Ready for Austin’s Changing Needs
Only two buildings lit Austin's night sky--the state capitol and the UT tower. Willie Nelson played at the Armadillo World Headquarters and the city was led by "hippie mayor" Jeff Friedman whose rally cry was "no growth." It was 1977, when Lloyd Lochridge, a prominent Austin attorney, helped create the Austin Community Foundation.
A native Austinite with degrees from Princeton and Harvard, Lochridge knew the power of a community-based approach to giving. Earlier in his career, Lloyd and his wife Frances lived in Mission, Texas, where they were touched by the needs in the border town and supported the local "community chest." Returning to Austin, Lochridge thought that many people giving as one could have a real impact on problems, while also consolidating an overwhelming number of requests individual donors received from worthy causes.
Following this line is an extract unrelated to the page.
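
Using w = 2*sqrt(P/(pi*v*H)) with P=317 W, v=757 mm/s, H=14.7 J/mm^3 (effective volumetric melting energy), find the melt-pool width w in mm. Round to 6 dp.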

The fund Frances and Lloyd Lochridge began with their savings nearly 40 years ago has given back to the community ever since, making a quiet mark on nearly every aspect of the city--the arts, basic needs, education, the environment, and care for the elderly and for animals. As an unrestricted fund, the Lochridge Fund is a community-wide resource with grant decisions made entirely by the Foundation's Board of Governors.
"People have their pet charities," Lochridge says, "but there have got to be some causes that are worthwhile that may not occur to them."
Indeed, given Austin's remarkable growth and changes, few could have predicted the city's current pressing problems: transportation, affordable housing, education, dramatically shifting demographics, and the environment.
"I leave it to the Austin Community Foundation to investigate and make decisions," Lochridge says with confidence. Having volunteered on the Board for many years, Lochridge knows how conscientious and thoughtful the Foundation's staff and board members are with the investments they make in our community each year.
"Without the Austin Community Foundation, there wouldn't be as much money going into these good causes," Lochridge explains. "They find donors and things that need attention in this community."